Here's a similar idea, with different coding, and a dynamic clock to animate the morphing:

CirclePoints[{1., Pi/2}, 3*25] //
  {Join @@ MapThread[Most@*Subdivide, {#, RotateLeft@#, #2 {1, 1, 1}}] &[CirclePoints[{1., Pi/2}, 3 ], Length@#/3], #} & //
 Graphics[
   GraphicsComplex[
    {Cos[Clock[Infinity]], Sin[Clock[Infinity]]}^2 .# // Dynamic,
    {EdgeForm[Thick], White, Polygon@Range@Length@First@#}
    ],
   PlotRange -> 1.02] &

Interesting! But it seems that your code simply plots different polynomial functions. I would not call this a proper morphing. In my example, we start with some points forming a tringle and some points forming the circle. Then, all the intermediate lists of points are generated by averaging the corresponding points with a shifting weight.

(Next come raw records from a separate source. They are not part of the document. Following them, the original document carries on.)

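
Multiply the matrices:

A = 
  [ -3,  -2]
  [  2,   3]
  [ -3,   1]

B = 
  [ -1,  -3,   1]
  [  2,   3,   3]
A is 3×2 and B is 2×3, so AB is 3×3. Each entry is (row of A)·(column of B):
AB[1,1] = (-3)(-1) + (-2)(2) = -1
AB[1,2] = (-3)(-3) + (-2)(3) = 3
AB[1,3] = (-3)(1) + (-2)(3) = -9
AB[2,1] = (2)(-1) + (3)(2) = 4
AB[2,2] = (2)(-3) + (3)(3) = 3
AB[2,3] = (2)(1) + (3)(3) = 11
AB[3,1] = (-3)(-1) + (1)(2) = 5
AB[3,2] = (-3)(-3) + (1)(3) = 12
AB[3,3] = (-3)(1) + (1)(3) = 0

AB = 
  [ -1,   3,  -9]
  [  4,   3,  11]
  [  5,  12,   0]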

As a matter of fact, if you replace the first table (which defines the three triangle vertexes)

Table[{Cos@x, Sin@x}, {x, -Pi/6, 2 Pi - Pi/6, 2 Pi/3}]

with some random points like

RandomReal[{},{8,2}]

the code generates a morphing from those random points to the circle. In general you can even get rid of the circle and start with two lists of points having the same lenght; my code will morph one into the other.